Sermon for 3rd Easter April 15 2018

The Sermon for the Third Sunday of Easter, Year B
April 15, 2018
The Rev. Evelyn Wheeler, Rector

Acts 3:12-19; Psalm 4; 1 John 3:1-7; Luke 24:36b-48

Why were they there together?  Here’s what happened, according to Luke, in the hours leading up to today’s scripture passage.

Jesus had died on the cross.  Joseph of Arimathea had taken his body and placed it in a tomb.  Some of the women saw where he was laid.

After the Passover, after the Sabbath, they came, early in the morning to wash Jesus’ body – and found the tomb open and Jesus’ body gone. Instead they were greeted by “two men in shining clothes” who said he was gone – risen, as he said.  The women went back to tell the others, but the others didn’t believe them.  Simon Peter went to the tomb, and saw it was empty, but did not see any heavenly visitors, so he just went home, puzzled.

Two disciples were walking back to their home in Emmaus, mourning the death of their friend; when a third man joined them, and asked them why they were sad.  When they told him, this man said that the Scriptures had foretold all that had happened.  When they all arrive in Emmaus, the disciples invited him into their home for the night, and at the evening meal, he took the bread, blessed the bread, and broke the bread, and they realized who he was.
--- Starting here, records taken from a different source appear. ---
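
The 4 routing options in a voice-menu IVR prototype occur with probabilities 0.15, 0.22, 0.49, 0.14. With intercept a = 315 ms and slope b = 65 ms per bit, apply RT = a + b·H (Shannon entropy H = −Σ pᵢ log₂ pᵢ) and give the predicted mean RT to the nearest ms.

H = 0.15·log₂(1/0.15) + 0.22·log₂(1/0.22) + 0.49·log₂(1/0.49) + 0.14·log₂(1/0.14) = 1.7925 bits.
RT = 315 + 65 × 1.7925 = 431.51 ms.

432 ms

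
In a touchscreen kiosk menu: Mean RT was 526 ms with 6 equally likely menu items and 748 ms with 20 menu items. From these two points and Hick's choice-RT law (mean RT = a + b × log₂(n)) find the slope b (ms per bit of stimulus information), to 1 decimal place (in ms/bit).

b = (RT₂ − RT₁)/(log₂ n₂ − log₂ n₁) = (748 − 526)/(4.3219 − 2.5850) = 127.809 ms/bit.

127.8 ms/bit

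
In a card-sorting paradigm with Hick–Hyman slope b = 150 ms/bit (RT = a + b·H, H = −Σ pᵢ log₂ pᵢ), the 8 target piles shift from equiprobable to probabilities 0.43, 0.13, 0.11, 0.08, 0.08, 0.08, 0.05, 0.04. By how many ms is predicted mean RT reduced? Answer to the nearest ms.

The RT saving is b·ΔH. Equiprobable H₀ = log₂(8) = 3.0000 bits; with the given probabilities H = 2.5329 bits.
b·(H₀ − H) = 150 × (3.0000 − 2.5329) = 70.07 ms.

70 ms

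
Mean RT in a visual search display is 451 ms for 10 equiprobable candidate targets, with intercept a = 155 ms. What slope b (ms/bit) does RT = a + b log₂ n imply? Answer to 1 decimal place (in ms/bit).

b = (451 − 155) / log₂(10) = 296 / 3.3219 = 89.105 ms/bit.

89.1 ms/bit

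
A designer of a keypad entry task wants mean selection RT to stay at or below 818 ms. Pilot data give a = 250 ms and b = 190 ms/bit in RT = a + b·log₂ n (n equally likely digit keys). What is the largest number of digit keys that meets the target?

7

Set 250 + 190·log₂ n ≤ 818 → log₂ n ≤ (818 − 250)/190 = 2.9895.
So n ≤ 2^2.9895 = 7.942; the largest integer n is 7.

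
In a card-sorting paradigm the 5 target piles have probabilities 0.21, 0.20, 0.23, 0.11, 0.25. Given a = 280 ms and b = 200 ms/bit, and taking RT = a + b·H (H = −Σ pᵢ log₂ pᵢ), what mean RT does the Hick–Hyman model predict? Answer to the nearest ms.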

And he disappeared.

They immediately hurried back to Jerusalem to tell the others, but this time the others said Jesus had appeared to Simon.

And while they were all trying to figure out what was going on, suddenly, Jesus was there among them.  Peace be with you.

They didn’t know what to think.  I wouldn’t have either, I’m quite sure.  He invited them to look and see and touch – not just “It is I,” but “It is my body.”  It was real.

It was unheard of.  As final evidence of his embodied reality, he asked them for something to eat, and ate it in their presence.

Joyful, they were still confused.  So he opened their minds and told them – as he had told the two on the road to Emmaus – that Scripture had foretold all that must happen and more besides – “that the repentance and forgiveness of sins is to be proclaimed in his name to all nations, beginning from Jerusalem.”

And, finally he said, “You are all witnesses of these things.”

Luke has a couple purposes here:

First, to make sure that we know that Jesus was raised in his body, the human body that they knew, the human body that human beings hung on a cross, the human body that died on the cross, the human body that was buried … was the human body that appeared among them and stood before them, and shared food, or at least a bite of fish, with them.

Jesus, fully human, was in life and after the resurrection, no mere appearance or seeming; even though he was also the Son of God.

Amazed still, confused still, but joyful now, they wondered, still.  Until he explained the Scripture texts and showed them all this was the plan of salvation for those whom God calls.

They were transformed.

We know this because of how they became the witnesses he declared them to be, as Luke tells us in the Book of Acts.

No longer afraid.
No longer silent.
No longer confused.

Transformed they were, with the coming of the Holy Spirit, with the final teachings of Jesus found in their Scriptures.

Luke’s first purpose is to tell us of Jesus resurrected.

His second purpose is to tell us of disciples transformed.

People have been transformed in faith in all the centuries since – transformed, un-feared, en-couraged, and moved to live their lives in new ways:  loving God, loving neighbor, and loving themselves; accepting the challenge of Jesus’ call to be a witness.

The power of God to transform our hearts and minds is not diminished even yet.

Jesus came to us as one of us so we would know that even now, in our bodies, in this life, in this creation, we are loved, and we love.

The ultimate point of Luke’s story is: we are all called to follow what is good, what is kind, that is gentle, all that is faithful and patient and joyful and peaceful and patient, to allow the Spirit’s gifts fill us and overflow into the world around us, not just spiritually, but physically, in our bodies, in this space, in our places in this life.